Die Geldpolitik kann jedoch nichts gegen die globalen Rohstoffpreise wie Öl, Gas und Getreide unternehmen, die die Inflation maßgeblich antreiben.

Und die Inflation wird nach ihrem Höchststand rasch zurückgehen. In der Eurozone könnte sie bis Ende des Jahres wieder auf etwa 2 % steigen. Im Vereinigten Königreich könnte es noch ein weiteres Jahr dauern, bis das Ziel erreicht ist, aber der Rückgang in der zweiten Jahreshälfte wird rapide sein.

In Anbetracht dieser Grenzen für die Wirksamkeit der Geldpolitik ist die Verschiebung zugunsten der Falken für einige zu groß gewesen.

„Die Befürworter eines expansiveren Kurses haben das Handtuch geworfen“, so die Bank of America (NYSE:BAC).

„Das Risiko, dass es sich um einen weiteren ‚Trichet-Moment‘ handelt, ist nicht gleich null“, so die Bank. Sie bezieht sich dabei auf die Zinserhöhungen der EZB im Jahr 2011, um einen leichten Anstieg der Inflation am Vorabend der Schuldenkrise zu dämpfen, was wohl der größte geldpolitische Fehler in der Geschichte der Institution war.

Ein Entscheidungsträger der EZB, der nicht genannt werden möchte, bestätigte, dass die Befürworter einer akkommodierenden Geldpolitik, die seit mehr als einem Jahrzehnt in der Mehrheit sind, immer weniger werden.

„Im März werden (die Falken) wahrscheinlich in der Mehrheit sein und wir werden eine Entscheidung treffen müssen“, sagte er. „Als Erstes müssen wir den Abbau der Stimulierung beschleunigen und erst danach werden wir eine Zinserhöhung in Betracht ziehen.

Einige sehen ein ähnliches Risiko auch bei der Bank of England.

„Das Risiko eines geldpolitischen Fehlers nimmt wahrscheinlich zu“, sagte Daniel Vernazza, Wirtschaftswissenschaftler bei UniCredit (MI:CRDI).

Der Gouverneur der Bank of England, Andrew Bailey, bemühte sich, die Erwartungen zu dämpfen, und warnte, dass weitere Zinserhöhungen zwar möglich seien, die Anleger sich aber nicht zu sehr hinreißen lassen sollten, und betonte den „sehr schwierigen Balanceakt“, den die britische Zentralbank zu bewältigen habe.
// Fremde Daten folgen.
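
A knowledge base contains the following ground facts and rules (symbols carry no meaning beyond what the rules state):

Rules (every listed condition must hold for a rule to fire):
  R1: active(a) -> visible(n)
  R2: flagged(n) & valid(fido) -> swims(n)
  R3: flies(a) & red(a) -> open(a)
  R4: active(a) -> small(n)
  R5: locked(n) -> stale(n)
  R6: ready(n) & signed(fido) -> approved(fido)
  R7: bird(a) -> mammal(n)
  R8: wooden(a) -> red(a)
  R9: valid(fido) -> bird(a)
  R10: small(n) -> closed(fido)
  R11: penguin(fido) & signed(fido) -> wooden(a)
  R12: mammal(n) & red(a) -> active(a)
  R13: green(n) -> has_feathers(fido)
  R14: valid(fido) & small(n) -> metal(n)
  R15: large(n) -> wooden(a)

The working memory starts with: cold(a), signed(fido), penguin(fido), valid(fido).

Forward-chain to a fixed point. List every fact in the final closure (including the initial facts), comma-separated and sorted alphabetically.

Round 1: R9 [valid(fido) -> bird(a)]; R11 [penguin(fido) & signed(fido) -> wooden(a)]. New: bird(a), wooden(a).
Round 2: R7 [bird(a) -> mammal(n)]; R8 [wooden(a) -> red(a)]. New: mammal(n), red(a).
Round 3: R12 [mammal(n) & red(a) -> active(a)]. New: active(a).
Round 4: R1 [active(a) -> visible(n)]; R4 [active(a) -> small(n)]. New: visible(n), small(n).
Round 5: R10 [small(n) -> closed(fido)]; R14 [valid(fido) & small(n) -> metal(n)]. New: closed(fido), metal(n).

active(a), bird(a), closed(fido), cold(a), mammal(n), metal(n), penguin(fido), red(a), signed(fido), small(n), valid(fido), visible(n), wooden(a)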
Diese Botschaft war für einige widersprüchlich, da es den Anschein hatte, dass die Bank versuchte, mehreren Interessen gleichzeitig zu dienen.

„Die Bank scheint gefangen zu sein zwischen der Angst vor einem Comeback der 1970er Jahre und der Angst vor einem sich ausweitenden Abschwung, der durch einen Rekordrückgang des real verfügbaren Einkommens ausgelöst wird und die britische Wirtschaft in eine Rezession stürzen würde“, so die Analysten der Beratungsfirma Evercore (NYSE:EVR).